Bigger Company, Better Margins
Providing better margins to partners and developers to encourage adoption is the chief aim behind the price cut, Yankee Group Analyst Sheryl Kingstone told CRM Buyer.
"Microsoft is using their platform to empower vertical solution providers to build on top of it, cost effectively," she said. That has been Salesforce.com's (NYSE: CRM) go-to-market approach for the last few years as well, but the two companies' offerings do not compare that easily.
At $15 per user, Microsoft is the cheaper application, but as Kingstone pointed out, that price point doesn't include management, hosting fees or a datacenter.
"Microsoft is not providing the hosting, which is why it is so cheap," she explained.
For these reasons, the Salesforce.com option might be a better play for smaller partners. Larger system integrators, with a datacenter already in house, would find the margins to be higher with the Microsoft platform, all things being equal, Kingstone said.
"Some of the larger customers already have the necessary infrastructure investment in place, such as the larger telco houses," she added. "For these companies, building CRM apps on top of the Microsoft platform would be ideal."
Driving Sales
The drivers behind the partner price cut might include more fundamental factors as well, speculated Charles King, principal of Pund-IT.
"Any time that a vendor cuts prices for its partners it is about helping to make the partners succeed at selling your products," he told CRM Buyer, adding that Microsoft's recent offerings in this space may not have sold as well as the company had hoped and this is one response.
"The Software as a Service space has changed quite a bit over the last several years.

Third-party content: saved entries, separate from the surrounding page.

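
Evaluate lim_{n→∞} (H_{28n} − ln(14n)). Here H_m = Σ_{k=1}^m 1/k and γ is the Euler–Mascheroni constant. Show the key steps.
lim = ln 2 + γ

By Euler-Maclaurin, H_m = ln m + γ + O(1/m). So
  H_{28n} − ln(14n) = ln(28n) + γ − ln(14n) + O(1/n)
                       = ln(28/14) + γ + O(1/n).
Hence the limit is ln(28/14) + γ (= ln 2).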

There are a lot of both vendors and potential customers interested in it now."
The Microsoft Dynamics CRM on-premise and partner-hosted applications have reached more than 11,000 customers, including 475,000 users, according to Microsoft. Its latest iteration of Microsoft Dynamics CRM, codenamed "Titan," uses a single multi-tenant code, allowing partners and customers to deploy both online and on-premise.